Dans un article récentles scientifiques de l’équipe des concepts avancés de l’Agence spatiale européenne ont fait un grand pas en avant en faisant passer les réseaux totimorphes d’une idée hypothétique à des applications pratiques. Une question majeure concernant ces treillis était de savoir comment reconfigurer une grande structure dans une autre forme sans que le treillis ne s’emmêle et comment accomplir cette transformation aussi efficacement que possible.
Les chercheurs ont développé une simulation informatique de réseaux totimorphes et ont découvert comment optimiser la transformation d’une forme en une autre.
Ils ont présenté leur nouvelle technique avec deux exemples. Dans le premier cas, ils ont conçu une structure d’habitat simple qui pouvait modifier sa forme et sa rigidité. Les futurs explorateurs de l’espace pourraient déployer le même type de matériel pour construire divers modules d’habitat. Ces modules conserveraient leur forme jusqu’à ce qu’ils soient reprogrammés pour changer de forme et répondre à un autre besoin.

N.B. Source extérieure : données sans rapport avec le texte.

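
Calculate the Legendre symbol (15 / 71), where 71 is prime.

Reciprocity: 15 ≡ 3 and 71 ≡ 3 (mod 4), so (15/71) = −(71/15).
Reduce top mod 15: now compute (11/15).
Reciprocity: 11 ≡ 3 and 15 ≡ 3 (mod 4), so (11/15) = −(15/11).
Reduce top mod 11: now compute (4/11).
Pull out 2^2: since 11 ≡ 3 (mod 8), (2/11) = -1, so (2/11)^2 = +1.
Reached (1/11) = 1. Collecting the sign flips along the way, the symbol is +1.

1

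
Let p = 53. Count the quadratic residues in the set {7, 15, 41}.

2

(7/53) = +1 → QR.
(15/53) = +1 → QR.
(41/53) = -1 → non-residue.
Total quadratic residues among the 3: 2.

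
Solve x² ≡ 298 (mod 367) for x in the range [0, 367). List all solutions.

50, 317

Since 367 ≡ 3 (mod 4), a square root of 298 is 298^((367+1)/4) = 298^92 mod 367.
Repeated squaring: 298^2≡357, 298^4≡100, 298^8≡91, 298^16≡207, 298^32≡277, 298^64≡26 (mod 367).
298^92 = 298^(64+16+8+4) ≡ 50 (mod 367).
Check: 50² = 2500 ≡ 298 (mod 367). The two roots are 50 and 317.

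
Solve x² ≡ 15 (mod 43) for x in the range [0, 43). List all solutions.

12, 31

Since 43 ≡ 3 (mod 4), a square root of 15 is 15^((43+1)/4) = 15^11 mod 43.
Repeated squaring: 15^2≡10, 15^4≡14, 15^8≡24 (mod 43).
15^11 = 15^(8+2+1) ≡ 31 (mod 43).
Check: 31² = 961 ≡ 15 (mod 43). The two roots are 12 and 31.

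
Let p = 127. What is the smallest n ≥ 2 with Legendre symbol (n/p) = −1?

(2/127) = +1, so 2 is a residue.
(3/127) = −1, so 3 is the smallest positive non-residue mod 127.

3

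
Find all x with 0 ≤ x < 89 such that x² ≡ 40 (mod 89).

89 ≡ 1 (mod 4), so we find a root by search.
Trying successive values, 29² = 841 ≡ 40 (mod 89). The other root is 89 − 29 = 60.

29, 60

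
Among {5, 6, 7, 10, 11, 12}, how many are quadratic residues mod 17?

(5/17) = -1 → non-residue.
(6/17) = -1 → non-residue.
(7/17) = -1 → non-residue.
(10/17) = -1 → non-residue.
(11/17) = -1 → non-residue.
(12/17) = -1 → non-residue.
Total quadratic residues among the 6: 0.

0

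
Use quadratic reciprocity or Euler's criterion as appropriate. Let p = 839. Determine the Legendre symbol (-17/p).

Euler's criterion: (-17/839) ≡ 822^419 (mod 839).
822^2 ≡ 289 (mod 839)
822^4 ≡ 460 (mod 839)
822^8 ≡ 172 (mod 839)
822^16 ≡ 219 (mod 839)
822^32 ≡ 138 (mod 839)
822^64 ≡ 586 (mod 839)
822^128 ≡ 245 (mod 839)
822^256 ≡ 456 (mod 839)
822^419 = 822^(256+128+32+2+1) ≡ 1 (mod 839).
Result is 1, so (-17/839) = 1.

1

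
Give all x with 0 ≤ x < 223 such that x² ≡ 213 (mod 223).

92, 131

Since 223 ≡ 3 (mod 4), a square root of 213 is 213^((223+1)/4) = 213^56 mod 223.
Repeated squaring: 213^2≡100, 213^4≡188, 213^8≡110, 213^16≡58, 213^32≡19 (mod 223).
213^56 = 213^(32+16+8) ≡ 131 (mod 223).
Check: 131² = 17161 ≡ 213 (mod 223). The two roots are 92 and 131.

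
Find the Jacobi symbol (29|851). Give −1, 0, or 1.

-1

Reciprocity: 29 ≡ 1 and 851 ≡ 3 (mod 4), so (29/851) = +(851/29).
Reduce top mod 29: now compute (10/29).
Pull out 2: since 29 ≡ 5 (mod 8), (2/29) = -1.
Reciprocity: 5 ≡ 1 and 29 ≡ 1 (mod 4), so (5/29) = +(29/5).
Reduce top mod 5: now compute (4/5).
Pull out 2^2: since 5 ≡ 5 (mod 8), (2/5) = -1, so (2/5)^2 = +1.
Reached (1/5) = 1. Collecting the sign flips along the way, the symbol is -1.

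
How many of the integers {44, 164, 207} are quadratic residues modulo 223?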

Dans le deuxième exemple, les chercheurs ont conçu un télescope spatial flexible. Avec des réseaux totimorphes, le télescope pourrait changer sa focale en adaptant la courbure de sa lentille. Cela permettrait le lancement d’un télescope unique et polyvalent, capable de s’adapter et de se réadapter pour fournir les stratégies d’observation optimales pour diverses cibles.
Ce travail est cependant encore préliminaire. Les réseaux totimorphes sont encore hypothétiques ; nous n’avons en fait aucun de ces matériaux que vous pourriez tenir entre vos mains, et encore moins intégrer dans des télescopes spatiaux. Mais cette recherche est cruciale pour faire avancer l’humanité dans l’espace. Le coût et la difficulté du lancement de matériaux dans l’espace signifient que nous avons besoin de structures flexibles et adaptables, peu coûteuses à lancer et faciles à déployer.
En nous inspirant de la nature et en étudiant les propriétés surprenantes des métamatériaux, nous nous rapprocherons peut-être de nos objectifs spatiaux futuristes.